Despite their differences with the UNCTAD approach, more than 300 non-governmental groups and social movements from around the world will participate in the Civil Society Forum in the context of the UNCTAD XI, Jun. 13-18 in Sao Paulo.
The activists and experts will debate and approve a manifesto to be read at the opening ceremonies of the UNCTAD XI, to take place Jun. 14, and is expected to outline a reorganisation of the international system and alternatives to the existing international free trade model.
“It is an opportunity for dialogue and we believe we should make the most of it,” said Haddad, one of the organisers of the Civil Society Forum, as international relations director of the Brazilian Association of NGOs (ABONG).
Representatives from the civil society groups will also have a voice in several of UNCTAD’s intergovernmental sessions. Ricupero, meanwhile, will take part in dialogue at the parallel forum, as will U.N. Secretary-General Kofi Annan and Brazil’s President Luiz Inacio Lula da Silva.
Then, and until the Forum ends on Jun. 17, the activists will follow their own agenda, discussing issues like economics of solidarity, globalisation, international governance, human rights and fair trade.
The result “will be our stance on the relationship between trade and development,” says Iara Pietricovsky, coordinator of the Brazilian Network for the Integration of Peoples, which is also involved in organising the Forum.
The aim is to influence the UNCTAD debates “without the naiveté of believing we will be able to change the course of international trade,” and to inform the world’s people about “what the current global model of hegemony and imbalance means,” she said.

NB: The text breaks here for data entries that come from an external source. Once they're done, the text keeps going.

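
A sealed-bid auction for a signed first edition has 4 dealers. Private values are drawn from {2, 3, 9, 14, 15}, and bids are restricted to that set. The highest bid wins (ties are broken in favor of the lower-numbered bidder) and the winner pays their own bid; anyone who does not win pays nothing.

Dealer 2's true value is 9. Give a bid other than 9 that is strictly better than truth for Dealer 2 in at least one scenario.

3

Suppose Dealer 1 bids 2, Dealer 3 bids 2 and Dealer 4 bids 2.
Bid 9: wins, pays 9, utility 9 - 9 = 0.
Bid 3: wins, pays 3, utility 9 - 3 = 6.
So bidding 3 beats truth here (6 > 0).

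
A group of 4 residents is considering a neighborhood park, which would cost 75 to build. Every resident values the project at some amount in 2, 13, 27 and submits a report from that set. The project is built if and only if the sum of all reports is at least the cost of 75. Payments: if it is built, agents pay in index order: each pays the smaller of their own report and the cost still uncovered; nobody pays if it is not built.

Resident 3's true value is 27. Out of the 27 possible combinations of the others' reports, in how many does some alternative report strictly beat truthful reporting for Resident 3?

Others report (13, 27, 27): truth gives 0; report 13 gives 14 > 0. Violating.
Others report (27, 13, 27): truth gives 0; report 13 gives 14 > 0. Violating.
Others report (27, 27, 13): truth gives 6; report 13 gives 14 > 6. Violating.
Others report (27, 27, 27): truth gives 6; report 2 gives 25 > 6. Violating.
Others report (2, 2, 2): truth gives 0; no alternative beats it.
Others report (2, 2, 13): truth gives 0; no alternative beats it.
(Checking all 27 profiles: 4 have a profitable deviation, 23 do not.)

4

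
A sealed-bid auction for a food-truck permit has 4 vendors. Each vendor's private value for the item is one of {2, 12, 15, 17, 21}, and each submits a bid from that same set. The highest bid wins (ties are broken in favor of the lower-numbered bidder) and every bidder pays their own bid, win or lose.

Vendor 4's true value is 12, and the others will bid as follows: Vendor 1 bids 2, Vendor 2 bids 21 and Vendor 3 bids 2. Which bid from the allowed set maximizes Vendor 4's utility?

Bid 2: loses but pays 2, utility -2.
Bid 12: loses but pays 12, utility -12.
Bid 15: loses but pays 15, utility -15.
Bid 17: loses but pays 17, utility -17.
Bid 21: loses but pays 21, utility -21.
The best choice is 2 with utility -2.

2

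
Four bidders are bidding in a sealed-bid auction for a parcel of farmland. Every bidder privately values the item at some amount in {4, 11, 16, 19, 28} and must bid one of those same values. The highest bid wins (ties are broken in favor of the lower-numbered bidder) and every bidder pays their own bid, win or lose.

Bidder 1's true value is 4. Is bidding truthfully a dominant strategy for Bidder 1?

Yes

Check each profile of the others' bids and compare truth against every alternative bid.
Others bid (4, 4, 4): truth gives 0, best alternative gives -7.
Others bid (4, 4, 16): truth gives -4, best alternative gives -11.
Others bid (4, 4, 19): truth gives -4, best alternative gives -11.
Others bid (4, 4, 28): truth gives -4, best alternative gives -11.
Others bid (4, 11, 16): truth gives -4, best alternative gives -11.
Others bid (4, 11, 19): truth gives -4, best alternative gives -11.
(Remaining 119 profiles checked similarly; truth is weakly best in each.)
In every case the truthful bid is at least as good as any alternative, so it is a dominant strategy.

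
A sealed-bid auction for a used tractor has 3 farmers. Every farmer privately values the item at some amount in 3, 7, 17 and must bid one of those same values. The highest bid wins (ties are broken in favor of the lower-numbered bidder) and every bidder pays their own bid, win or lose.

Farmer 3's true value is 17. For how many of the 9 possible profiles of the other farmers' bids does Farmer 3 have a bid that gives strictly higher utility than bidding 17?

Others bid (3, 3): truth gives 0; bid 7 gives 10 > 0. Violating.
Others bid (3, 17): truth gives -17; bid 3 gives -3 > -17. Violating.
Others bid (7, 17): truth gives -17; bid 3 gives -3 > -17. Violating.
Others bid (17, 3): truth gives -17; bid 3 gives -3 > -17. Violating.
Others bid (3, 7): truth gives 0; no alternative beats it.
Others bid (7, 3): truth gives 0; no alternative beats it.
(Checking all 9 profiles: 6 have a profitable deviation, 3 do not.)

6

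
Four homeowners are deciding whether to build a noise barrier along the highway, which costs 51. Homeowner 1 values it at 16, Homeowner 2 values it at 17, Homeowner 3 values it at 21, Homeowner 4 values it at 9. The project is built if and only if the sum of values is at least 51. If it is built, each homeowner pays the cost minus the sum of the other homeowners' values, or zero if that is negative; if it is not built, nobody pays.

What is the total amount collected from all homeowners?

Total value 63 ≥ cost 51, so it is built.
Homeowner 1: others sum to 47; max(0, 51 - 47) = 4.
Homeowner 2: others sum to 46; max(0, 51 - 46) = 5.
Homeowner 3: others sum to 42; max(0, 51 - 42) = 9.
Homeowner 4: others sum to 54; max(0, 51 - 54) = 0.
Total collected = 4 + 5 + 9 + 0 = 18.

18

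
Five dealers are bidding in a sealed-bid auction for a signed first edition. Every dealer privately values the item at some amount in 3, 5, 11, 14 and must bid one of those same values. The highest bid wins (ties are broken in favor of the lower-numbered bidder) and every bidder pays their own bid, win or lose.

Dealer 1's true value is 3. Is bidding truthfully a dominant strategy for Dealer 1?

Consider the case where Dealer 2 bids 3, Dealer 3 bids 3, Dealer 4 bids 3 and Dealer 5 bids 5.
Truthful bid 3: loses but pays 3, utility -3.
Bid 5 instead: wins, pays 5, utility 3 - 5 = -2.
Since -2 > -3, bidding 5 is strictly better here, so truthful bidding is not dominant.

No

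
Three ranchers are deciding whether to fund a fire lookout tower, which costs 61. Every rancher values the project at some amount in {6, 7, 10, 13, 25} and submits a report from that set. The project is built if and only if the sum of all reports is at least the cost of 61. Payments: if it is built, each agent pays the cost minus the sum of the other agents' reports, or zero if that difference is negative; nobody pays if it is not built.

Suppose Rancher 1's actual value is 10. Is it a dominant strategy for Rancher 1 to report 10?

Check each profile of the others' reports and compare truth against every alternative report.
Others report (6, 6): truth gives 0, best alternative gives 0.
Others report (6, 7): truth gives 0, best alternative gives 0.
Others report (6, 10): truth gives 0, best alternative gives 0.
Others report (6, 13): truth gives 0, best alternative gives 0.
Others report (6, 25): truth gives 0, best alternative gives 0.
Others report (7, 6): truth gives 0, best alternative gives 0.
(Remaining 19 profiles checked similarly; truth is weakly best in each.)
In every case the truthful report is at least as good as any alternative, so it is a dominant strategy.

Yes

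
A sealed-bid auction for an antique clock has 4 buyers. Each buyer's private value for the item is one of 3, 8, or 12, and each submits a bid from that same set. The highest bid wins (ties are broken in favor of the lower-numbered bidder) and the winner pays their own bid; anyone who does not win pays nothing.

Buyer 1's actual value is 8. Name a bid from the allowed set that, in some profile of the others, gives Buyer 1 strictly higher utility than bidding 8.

Suppose Buyer 2 bids 3, Buyer 3 bids 3 and Buyer 4 bids 3.
Bid 8: wins, pays 8, utility 8 - 8 = 0.
Bid 3: wins, pays 3, utility 8 - 3 = 5.
So bidding 3 beats truth here (5 > 0).

3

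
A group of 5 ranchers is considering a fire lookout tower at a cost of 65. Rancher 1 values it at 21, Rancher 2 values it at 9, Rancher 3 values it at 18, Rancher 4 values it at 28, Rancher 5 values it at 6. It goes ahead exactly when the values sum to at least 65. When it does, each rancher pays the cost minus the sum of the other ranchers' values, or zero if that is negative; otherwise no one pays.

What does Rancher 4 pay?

11

Total value 82 ≥ cost 65, so the project is built.
The other ranchers' values sum to 54.
Cost minus that sum is 65 - 54 = 11.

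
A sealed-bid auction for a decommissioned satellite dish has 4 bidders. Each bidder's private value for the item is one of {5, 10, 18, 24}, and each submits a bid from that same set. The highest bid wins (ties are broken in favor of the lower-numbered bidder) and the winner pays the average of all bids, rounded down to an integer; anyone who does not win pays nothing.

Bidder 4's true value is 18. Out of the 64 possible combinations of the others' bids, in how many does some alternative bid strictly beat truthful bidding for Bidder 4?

Others bid (5, 5, 5): truth gives 10; bid 10 gives 12 > 10. Violating.
Others bid (5, 5, 18): truth gives 0; bid 24 gives 5 > 0. Violating.
Others bid (5, 10, 18): truth gives 0; bid 24 gives 4 > 0. Violating.
Others bid (5, 18, 5): truth gives 0; bid 24 gives 5 > 0. Violating.
Others bid (5, 5, 10): truth gives 9; no alternative beats it.
Others bid (5, 5, 24): truth gives 0; no alternative beats it.
(Checking all 64 profiles: 19 have a profitable deviation, 45 do not.)

19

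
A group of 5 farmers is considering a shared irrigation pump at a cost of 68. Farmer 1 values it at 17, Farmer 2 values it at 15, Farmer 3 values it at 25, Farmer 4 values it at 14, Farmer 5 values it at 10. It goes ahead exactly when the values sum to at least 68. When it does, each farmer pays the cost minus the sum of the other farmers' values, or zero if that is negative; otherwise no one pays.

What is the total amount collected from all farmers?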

The civil society groups also seek to prevent the United States and European Union from reducing UNCTAD to a mere technical adviser for Africa and other lesser-developed countries, added Pietricovsky.
She charges that the two trade powers want to limit trade debate and keep it within the World Trade Organisation (WTO), where they impose “equal treatment for unequals” to the detriment of poor countries.
The pressures of industrialised countries on UNCTAD have been manifest for several years in the reduction of financial contributions to the Conference and the harsh attacks against the ideas the U.N. body defends, such as the condemnation of farm subsidies, she said.
Pietricovsky reckons it is important to maintain the Conference’s current mandate, as the “producer of technical knowledge for confronting global inequalities” and as the only institution “that proposes alternative paths of development.”
UNCTAD XI, however, tends to challenge the industrial powers by promoting greater rapprochement of developing countries at a time in which North-South disputes have been accentuated, especially in regards to agricultural subsidies.
During the intergovernmental meet, a new round of talks will be launched for the Global System of Trade Preferences (GSTP), a mechanism exclusive to developing countries, created in the 1980s to foment South-South exchange.
So far, it has not met its objective, but 44 countries recently decided to reactivate the programme, believing that better conditions exist today to achieve efficiency, and because trade amongst developing nations has grown notably in recent years, in large part driven by China’s economic and trade expansion.
All of this points to an UNCTAD that could reaffirm the power of the former “Third World” upon new and more pragmatic bases, strengthened by what is known as the Doha Round, which the WTO ministers approved in 2001 in the Qatari capital, with its “Development Agenda” and recognising the need to correct the distortions in farm trade.